Including affordable housing in developments can be profitable when local governments take steps like offering tax breaks or incentives, among other tools, he said. For example, when you're building a roughly 65-foot-tall building (short enough that you can use a cheaper wood frame, as opposed to steel) you can sell or rent homes to people earning 100 percent to 110 percent of the area median income. With zoning incentives and tax exemptions, developers can bring that down to 80 percent, he said.
Ferris also plans to talk about impacts to climate change that come from workers living outside the city and commuting long distances.
Ferris is a former principal of development company Lorig Associates, but he now has his own development company, called Spectrum Development Solutions. While he was at Lorig, the company partnered with the King County Library System, which planned a 10,000-square-foot library on one acre in Newcastle, south of Bellevue. The company bought rights to build 90 apartments over the library, 10 percent of which are for renters earning 80 percent or less of the area's median income.

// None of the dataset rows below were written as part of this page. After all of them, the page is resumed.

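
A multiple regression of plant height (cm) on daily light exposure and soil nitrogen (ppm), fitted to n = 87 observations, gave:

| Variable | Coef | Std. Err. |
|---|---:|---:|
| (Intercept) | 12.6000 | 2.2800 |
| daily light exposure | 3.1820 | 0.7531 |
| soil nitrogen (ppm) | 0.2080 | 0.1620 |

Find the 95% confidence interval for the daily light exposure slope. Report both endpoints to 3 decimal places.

Read off: b = 3.1820, SE = 0.7531 for daily light exposure.
df = n − k − 1 = 87 − 2 − 1 = 84.
t* = t_{0.025, 84} = 1.98861.
Margin = t* × SE = 1.98861 × 0.7531 = 1.49762.
CI: 3.1820 ± 1.49762 → (1.684, 4.680).

(1.684, 4.680)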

The city allowed developers to build higher and denser than would otherwise be allowed, it offered a break on property taxes and reduced the required number of parking stalls. In the end, the project contributed a net of $900,000 to the city in taxes and fees that it wouldn't have otherwise received, Ferris said, and the library system got half of the cost of the library paid for.
Still, there's generally reluctance from some developers to enter deals like these, he said.
"It's complicated," Ferris said of the government-company relationship. "Most of the development community really doesn't like to partner with a public entity. It slows it down. You have much more of a public process. Often you have public funding and restrictions that go with that public funding."
But as financing has dried up for real estate development, there's more interest in partnerships with government, which can persuade banks to loan for construction, he said.
"There's a lot of developers right now that don't have as much to work on as they did a year and a half ago," he said.
What: Seattle-based developer and affordable housing advocate Hal Ferris will speak at two events in Bellingham.
The first is a business partner appreciation breakfast, which is free for business partner representatives and members of Kulshan Community Land Trust. For others, it costs $15. The second talk, at Bellingham City Council Chambers, is free.
When: 7:30 a.m. (business breakfast), noon (council chambers presentation).
Where: The Leopold Ballroom, 1224 Cornwall Ave. (breakfast), City Council Chambers, 210 Lottie St.